Indeed, such an exclusion — if it is validated — would have the mechanical effect of reducing the denominator of the report, and therefore of lowering the rate of liability for payroll tax.
Without further ado, it is therefore necessary to determine the numerical impacts that the favourable decision of the CJEU could have on your company, as well as the consequences that would result in terms of payroll tax.
It is indeed important for the companies concerned to safeguard their rights by filing a complaint with the administration in order to request the reimbursement of payroll tax.
In order to be able to best assist our clients, we are working in coordination on this subject with the firm Mispelon Lawyers dedicated to tax control and litigation.
We thus offer cross-technical expertise in payroll tax and tax litigation in order to increase the chances of success for our clients.
Therefore, do not hesitate to contact us to immediately conduct an audit of your situation and file a complaint with the administration in order to preserve your rights.
In principle, the deadline for filing a claim for payroll tax expires on 31 December of the second year following its payment (LPF, art.
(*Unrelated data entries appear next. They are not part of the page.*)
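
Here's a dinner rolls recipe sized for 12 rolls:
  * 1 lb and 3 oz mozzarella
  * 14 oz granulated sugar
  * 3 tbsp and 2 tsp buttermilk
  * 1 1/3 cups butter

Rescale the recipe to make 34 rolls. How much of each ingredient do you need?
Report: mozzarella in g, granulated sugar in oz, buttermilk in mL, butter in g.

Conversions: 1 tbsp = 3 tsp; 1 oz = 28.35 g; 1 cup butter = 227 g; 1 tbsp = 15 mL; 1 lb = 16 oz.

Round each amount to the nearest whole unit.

Scaling factor: 34/12 = 17/6.
mozzarella: (1 lb + 3 oz = 1.1875 lb) × 17/6 × 16 oz/lb × 28.35 g/oz ≈ 1526 g
granulated sugar: 14 oz × 17/6 ≈ 40 oz
buttermilk: (3 tbsp + 2 tsp = 11/3 tbsp) × 17/6 × 15 mL/tbsp ≈ 156 mL
butter: 4/3 cup × 17/6 × 227 g/cup ≈ 858 g

mozzarella: 1526 g; granulated sugar: 40 oz; buttermilk: 156 mL; butter: 858 g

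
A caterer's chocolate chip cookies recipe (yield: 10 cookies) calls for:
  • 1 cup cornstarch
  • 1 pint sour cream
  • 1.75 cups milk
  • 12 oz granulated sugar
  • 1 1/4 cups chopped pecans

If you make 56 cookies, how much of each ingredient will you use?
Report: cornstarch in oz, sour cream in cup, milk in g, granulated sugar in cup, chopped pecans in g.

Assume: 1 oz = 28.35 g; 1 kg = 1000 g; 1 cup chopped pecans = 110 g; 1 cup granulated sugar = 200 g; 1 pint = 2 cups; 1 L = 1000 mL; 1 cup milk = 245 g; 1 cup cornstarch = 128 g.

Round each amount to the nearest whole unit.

cornstarch: 25 oz; sour cream: 11 cup; milk: 2401 g; granulated sugar: 10 cup; chopped pecans: 770 g

Scaling factor: 56/10 = 28/5 = 5.6.
cornstarch: 1 cup × 28/5 × 128 g/cup ÷ 28.35 g/oz ≈ 25 oz
sour cream: 1 pint × 28/5 × 2 cup/pint ≈ 11 cup
milk: 1.75 cup × 28/5 × 245 g/cup = 2401 g
granulated sugar: 12 oz × 28/5 × 28.35 g/oz ÷ 200 g/cup ≈ 10 cup
chopped pecans: 1.25 cup × 28/5 × 110 g/cup = 770 g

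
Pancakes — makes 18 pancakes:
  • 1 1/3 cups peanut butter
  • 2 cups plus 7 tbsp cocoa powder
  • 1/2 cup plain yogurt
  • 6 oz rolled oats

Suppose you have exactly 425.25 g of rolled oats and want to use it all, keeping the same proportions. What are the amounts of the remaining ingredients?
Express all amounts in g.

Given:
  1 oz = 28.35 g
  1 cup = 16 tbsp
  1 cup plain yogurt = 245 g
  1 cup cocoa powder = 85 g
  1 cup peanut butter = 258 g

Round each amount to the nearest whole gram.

The original recipe has 170.1 g of rolled oats, so the scaling factor is 425.25 ÷ 170.1 = 5/2 = 2.5.
peanut butter: 4/3 cup × 5/2 × 258 g/cup = 860 g
cocoa powder: (2 cup + 7 tbsp = 2.4375 cup) × 5/2 × 85 g/cup ≈ 518 g
plain yogurt: 0.5 cup × 5/2 × 245 g/cup ≈ 306 g

peanut butter: 860 g; cocoa powder: 518 g; plain yogurt: 306 g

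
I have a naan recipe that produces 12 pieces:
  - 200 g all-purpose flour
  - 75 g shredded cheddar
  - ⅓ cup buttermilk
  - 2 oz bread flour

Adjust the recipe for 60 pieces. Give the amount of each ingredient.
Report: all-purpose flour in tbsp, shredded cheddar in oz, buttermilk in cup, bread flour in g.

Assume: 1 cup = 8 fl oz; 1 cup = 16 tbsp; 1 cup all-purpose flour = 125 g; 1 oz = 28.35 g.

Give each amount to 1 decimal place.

all-purpose flour: 128.0 tbsp; shredded cheddar: 13.2 oz; buttermilk: 1.7 cup; bread flour: 283.5 g

Scaling factor: 60/12 = 5.
all-purpose flour: 200 g × 5 ÷ 125 g/cup × 16 tbsp/cup = 128.0 tbsp
shredded cheddar: 75 g × 5 ÷ 28.35 g/oz ≈ 13.2 oz
buttermilk: 1/3 cup × 5 ≈ 1.7 cup
bread flour: 2 oz × 5 × 28.35 g/oz = 283.5 g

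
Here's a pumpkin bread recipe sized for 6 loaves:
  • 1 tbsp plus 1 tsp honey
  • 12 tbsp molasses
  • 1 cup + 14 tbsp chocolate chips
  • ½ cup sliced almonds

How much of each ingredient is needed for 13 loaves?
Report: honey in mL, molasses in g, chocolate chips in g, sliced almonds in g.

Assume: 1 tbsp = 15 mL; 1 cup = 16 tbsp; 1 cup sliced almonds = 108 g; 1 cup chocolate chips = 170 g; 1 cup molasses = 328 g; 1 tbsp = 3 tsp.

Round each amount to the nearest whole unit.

honey: 43 mL; molasses: 533 g; chocolate chips: 691 g; sliced almonds: 117 g

Scaling factor: 13/6.
honey: (1 tbsp + 1 tsp = 4/3 tbsp) × 13/6 × 15 mL/tbsp ≈ 43 mL
molasses: 12 tbsp × 13/6 ÷ 16 tbsp/cup × 328 g/cup = 533 g
chocolate chips: (1 cup + 14 tbsp = 1.875 cup) × 13/6 × 170 g/cup ≈ 691 g
sliced almonds: 0.5 cup × 13/6 × 108 g/cup = 117 g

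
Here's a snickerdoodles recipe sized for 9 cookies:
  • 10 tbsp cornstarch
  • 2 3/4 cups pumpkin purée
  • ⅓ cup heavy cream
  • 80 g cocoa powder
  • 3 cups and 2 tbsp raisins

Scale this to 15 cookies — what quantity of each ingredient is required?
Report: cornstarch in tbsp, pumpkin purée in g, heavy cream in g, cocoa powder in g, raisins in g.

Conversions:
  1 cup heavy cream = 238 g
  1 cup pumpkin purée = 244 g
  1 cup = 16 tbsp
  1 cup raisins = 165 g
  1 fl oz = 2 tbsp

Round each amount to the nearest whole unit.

Scaling factor: 15/9 = 5/3.
cornstarch: 10 tbsp × 5/3 ≈ 17 tbsp
pumpkin purée: 2.75 cup × 5/3 × 244 g/cup ≈ 1118 g
heavy cream: 1/3 cup × 5/3 × 238 g/cup ≈ 132 g
cocoa powder: 80 g × 5/3 ≈ 133 g
raisins: (3 cup + 2 tbsp = 3.125 cup) × 5/3 × 165 g/cup ≈ 859 g

cornstarch: 17 tbsp; pumpkin purée: 1118 g; heavy cream: 132 g; cocoa powder: 133 g; raisins: 859 g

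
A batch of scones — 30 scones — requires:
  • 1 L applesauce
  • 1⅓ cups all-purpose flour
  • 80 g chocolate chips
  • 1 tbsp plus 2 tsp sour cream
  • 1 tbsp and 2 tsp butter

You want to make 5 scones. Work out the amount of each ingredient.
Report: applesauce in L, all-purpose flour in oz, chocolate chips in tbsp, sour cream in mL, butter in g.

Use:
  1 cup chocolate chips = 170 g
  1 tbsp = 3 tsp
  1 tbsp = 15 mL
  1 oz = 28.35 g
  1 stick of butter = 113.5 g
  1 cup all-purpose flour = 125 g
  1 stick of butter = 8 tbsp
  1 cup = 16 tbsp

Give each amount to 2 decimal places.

applesauce: 0.17 L; all-purpose flour: 0.98 oz; chocolate chips: 1.25 tbsp; sour cream: 4.17 mL; butter: 3.94 g

Scaling factor: 5/30 = 1/6.
applesauce: 1 L × 1/6 ≈ 0.17 L
all-purpose flour: 4/3 cup × 1/6 × 125 g/cup ÷ 28.35 g/oz ≈ 0.98 oz
chocolate chips: 80 g × 1/6 ÷ 170 g/cup × 16 tbsp/cup ≈ 1.25 tbsp
sour cream: (1 tbsp + 2 tsp = 5/3 tbsp) × 1/6 × 15 mL/tbsp ≈ 4.17 mL
butter: (1 tbsp + 2 tsp = 5/3 tbsp) × 1/6 ÷ 8 tbsp/stick × 113.5 g/stick ≈ 3.94 g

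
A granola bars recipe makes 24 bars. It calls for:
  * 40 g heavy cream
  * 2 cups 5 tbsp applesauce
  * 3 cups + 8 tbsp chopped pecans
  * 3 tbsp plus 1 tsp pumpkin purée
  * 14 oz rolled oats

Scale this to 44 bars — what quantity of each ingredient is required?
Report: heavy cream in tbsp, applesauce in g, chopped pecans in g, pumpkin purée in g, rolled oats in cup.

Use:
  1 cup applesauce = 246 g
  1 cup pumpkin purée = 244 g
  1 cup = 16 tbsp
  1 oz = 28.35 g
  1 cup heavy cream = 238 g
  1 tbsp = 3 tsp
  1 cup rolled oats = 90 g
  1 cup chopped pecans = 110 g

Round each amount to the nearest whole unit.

Scaling factor: 44/24 = 11/6.
heavy cream: 40 g × 11/6 ÷ 238 g/cup × 16 tbsp/cup ≈ 5 tbsp
applesauce: (2 cup + 5 tbsp = 2.3125 cup) × 11/6 × 246 g/cup ≈ 1043 g
chopped pecans: (3 cup + 8 tbsp = 3.5 cup) × 11/6 × 110 g/cup ≈ 706 g
pumpkin purée: (3 tbsp + 1 tsp = 10/3 tbsp) × 11/6 ÷ 16 tbsp/cup × 244 g/cup ≈ 93 g
rolled oats: 14 oz × 11/6 × 28.35 g/oz ÷ 90 g/cup ≈ 8 cup

heavy cream: 5 tbsp; applesauce: 1043 g; chopped pecans: 706 g; pumpkin purée: 93 g; rolled oats: 8 cup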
R*196-1).
The Council of State specified that periodic payments made during a year are only installments. Thus, the payroll tax due on remuneration paid during the year 2022 is definitively liquidated in the year 2023 and it is possible to file a claim, for this year, until December 31, 2025.
Depending on the situation, it is also possible to request the application of special claim deadlines allowing claims from previous years to be filed.